I don’t think this is true. You’re describing a Markov chain I believe, and this is more sophisticated than that. It is much more capable than that. Though you’re right it cannot discern between true and false.

nalninek t1_j8ujbrx wrote on February 17, 2023 at 1:12 AM

To be fair, neither can a lot of humans, at least if they don’t want to.
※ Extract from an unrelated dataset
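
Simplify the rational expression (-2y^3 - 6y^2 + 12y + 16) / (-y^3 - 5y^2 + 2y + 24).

(2y + 2)/(y + 3)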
OccasionUnfair8094 t1_j8uk4v2 wrote on February 17, 2023 at 1:18 AM

Fair and accurate

gurenkagurenda t1_j8v4i1n wrote on February 17, 2023 at 4:00 AM

It is in fact not true.

anti-torque t1_j8vamcu wrote on February 17, 2023 at 4:56 AM

Or... it is.

gurenkagurenda t1_j8vnlyo wrote on February 17, 2023 at 7:20 AM

I think you must be getting confused because of the "reward predictor". The reward predictor is a separate model which is used in training to reduce the amount of human effort needed to train the main model. Think of it as an amplifier for human feedback. Prediction is not what the model being trained does.

anti-torque t1_j8xd81i wrote on February 17, 2023 at 5:01 PM

Yes, I see the meanings as different, because I was thinking the context of the question would bias the result.